What To Do When You May Get “RIF”ed

What To Do When You May Get “RIF”ed

RIF Blog

It is inevitable in today’s labor markets that while some companies are growing, others are shrinking their workforce.  Layoff reasons may be anything from a buyout that has made multiple positions redundant to an industry change causing required “belt-tightening”.  Even in a booming economy, reductions in force and lay-offs are going to happen as companies streamline, integrate technology and search for more efficiencies.  So, what do you do when the layoff rumors start to fly in your workplace?  There are two paths of actions as well as two styles of execution.  Let me explain further.

When there is a possibility of mass workforce cutbacks, you can take one of two paths of action: 1.) Ride it out and hope for the best or 2.) Prepare to jump ship.  Either choice is highly personal, but should be rooted in the facts.  I have spoken to many candidates who had incredible tenure, believed they were invaluable to the company or thought they were performing a job that no one else within the company could yet these people were blindsided with their termination.  Here are some of the reasons to “stay and pray” that I have heard from real people over the years:

“I work so close to my house”   Is saving a few extra minutes on your drive worth risking being unemployed for weeks or months?  What other companies are located close to you home and what is going on within those companies?

“I don’t want to leave my coworkers behind.  We’re like family.”  The one thing that is always certain is change.  Even if you are one of the ones that keep their job, your coworkers are not assured to stay.  And if you are laid off at the same time, how will it feel competing for the same jobs?

 “I’ll never be able to find another job that pays as well.” If there are no other jobs in the market paying as well as yours, there is a good chance your excess compensation has you marked for an early release.   Do you feel being overpaid will be considered an asset to your current company?
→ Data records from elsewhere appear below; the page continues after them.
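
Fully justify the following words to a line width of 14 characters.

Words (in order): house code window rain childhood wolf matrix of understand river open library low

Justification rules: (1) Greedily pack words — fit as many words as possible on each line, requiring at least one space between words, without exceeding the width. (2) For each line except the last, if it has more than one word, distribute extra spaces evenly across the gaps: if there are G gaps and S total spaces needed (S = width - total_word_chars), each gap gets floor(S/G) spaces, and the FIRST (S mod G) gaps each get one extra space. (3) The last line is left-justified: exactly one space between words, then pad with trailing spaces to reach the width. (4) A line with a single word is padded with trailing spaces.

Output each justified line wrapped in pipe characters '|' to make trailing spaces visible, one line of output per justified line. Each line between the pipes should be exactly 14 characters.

Line 1: ['house', 'code'] (min_width=10, slack=4)
Line 2: ['window', 'rain'] (min_width=11, slack=3)
Line 3: ['childhood', 'wolf'] (min_width=14, slack=0)
Line 4: ['matrix', 'of'] (min_width=9, slack=5)
Line 5: ['understand'] (min_width=10, slack=4)
Line 6: ['river', 'open'] (min_width=10, slack=4)
Line 7: ['library', 'low'] (min_width=11, slack=3)

Answer: |house     code|
|window    rain|
|childhood wolf|
|matrix      of|
|understand    |
|river     open|
|library low   |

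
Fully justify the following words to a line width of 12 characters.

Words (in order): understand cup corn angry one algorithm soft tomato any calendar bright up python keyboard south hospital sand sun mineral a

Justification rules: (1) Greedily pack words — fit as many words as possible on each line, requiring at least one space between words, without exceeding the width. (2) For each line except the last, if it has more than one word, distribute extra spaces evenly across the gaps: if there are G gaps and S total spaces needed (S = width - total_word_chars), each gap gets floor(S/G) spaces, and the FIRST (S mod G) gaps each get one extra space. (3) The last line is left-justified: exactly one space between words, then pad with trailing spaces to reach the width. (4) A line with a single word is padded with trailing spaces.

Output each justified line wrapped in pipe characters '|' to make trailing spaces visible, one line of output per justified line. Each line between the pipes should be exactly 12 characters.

Answer: |understand  |
|cup     corn|
|angry    one|
|algorithm   |
|soft  tomato|
|any calendar|
|bright    up|
|python      |
|keyboard    |
|south       |
|hospital    |
|sand     sun|
|mineral a   |

Derivation:
Line 1: ['understand'] (min_width=10, slack=2)
Line 2: ['cup', 'corn'] (min_width=8, slack=4)
Line 3: ['angry', 'one'] (min_width=9, slack=3)
Line 4: ['algorithm'] (min_width=9, slack=3)
Line 5: ['soft', 'tomato'] (min_width=11, slack=1)
Line 6: ['any', 'calendar'] (min_width=12, slack=0)
Line 7: ['bright', 'up'] (min_width=9, slack=3)
Line 8: ['python'] (min_width=6, slack=6)
Line 9: ['keyboard'] (min_width=8, slack=4)
Line 10: ['south'] (min_width=5, slack=7)
Line 11: ['hospital'] (min_width=8, slack=4)
Line 12: ['sand', 'sun'] (min_width=8, slack=4)
Line 13: ['mineral', 'a'] (min_width=9, slack=3)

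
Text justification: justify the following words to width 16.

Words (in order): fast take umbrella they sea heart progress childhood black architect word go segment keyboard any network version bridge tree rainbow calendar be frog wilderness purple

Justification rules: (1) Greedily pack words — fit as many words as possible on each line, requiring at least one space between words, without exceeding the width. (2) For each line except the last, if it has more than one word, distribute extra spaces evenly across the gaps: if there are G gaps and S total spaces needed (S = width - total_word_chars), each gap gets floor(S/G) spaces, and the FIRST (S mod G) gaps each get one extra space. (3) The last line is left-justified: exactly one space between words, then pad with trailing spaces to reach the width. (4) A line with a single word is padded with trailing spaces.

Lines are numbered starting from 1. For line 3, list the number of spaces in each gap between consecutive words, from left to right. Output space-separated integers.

Line 1: ['fast', 'take'] (min_width=9, slack=7)
Line 2: ['umbrella', 'they'] (min_width=13, slack=3)
Line 3: ['sea', 'heart'] (min_width=9, slack=7)
Line 4: ['progress'] (min_width=8, slack=8)
Line 5: ['childhood', 'black'] (min_width=15, slack=1)
Line 6: ['architect', 'word'] (min_width=14, slack=2)
Line 7: ['go', 'segment'] (min_width=10, slack=6)
Line 8: ['keyboard', 'any'] (min_width=12, slack=4)
Line 9: ['network', 'version'] (min_width=15, slack=1)
Line 10: ['bridge', 'tree'] (min_width=11, slack=5)
Line 11: ['rainbow', 'calendar'] (min_width=16, slack=0)
Line 12: ['be', 'frog'] (min_width=7, slack=9)
Line 13: ['wilderness'] (min_width=10, slack=6)
Line 14: ['purple'] (min_width=6, slack=10)

Answer: 8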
Are you really overpaid or are you underpaid (or paid at market)?  Without investigating other options, you won’t ever know for sure.

“My company just remodeled the lunch room, there’s no way they are laying off.”  Many times capital improvements have been planned months or years in advance.  Layoffs are usually the result of something that is happening now that was unexpected, so betting your livelihood on an unrelated budget item is unwise.

For those that take the path of action to look for other opportunities, you have a lot to evaluate.   This is an opportunity to chart your career course in the direction you want.  I recommend taking out your resume and thinking of the 3-5 things you liked best and also liked least about your current and past jobs.  After a while, a pattern should emerge.  This pattern will help you see what you need in your next role to be happiest and most fulfilled.

 

Once you know what you want, tap your network confidentially.  Let family and friends know you are open to new opportunities.  Call one or two recruiters that you trust.  Attend networking events in your industry and reach out to those you know are hiring to see if you can solve some of their most pressing problems.  By taking a proactive approach and laying your job search foundation now, you have time on your side and can still hope for the best with your present company.

There are also two styles of executions to handling the “RIF situation”.  One way is to freak out, panic or slump into despair.  This is usually when people get online and apply to every job they are qualified for and some that they are not.  Imagine, you work in HR and pull up the dashboard of applicants from the night before to see one name applying for a huge variety of jobs.  Do you make the assumption that this person is a highly skilled specialist or that they are just looking for any job?  Also, the attitude of panic and desperation carries with you into meetings with current and potential employers, leaving you at a disadvantage.

The second style is to take a deep breath, assess the situation and look calmly at the facts.  Write down all the great things you bring to the table, the accomplishments you are most proud of and recruit others to give you a 360 view of how you show up at work every day.  In this clear frame of mind, you can take this information and use it to help you answer the classic question: “Should I stay or should I go?”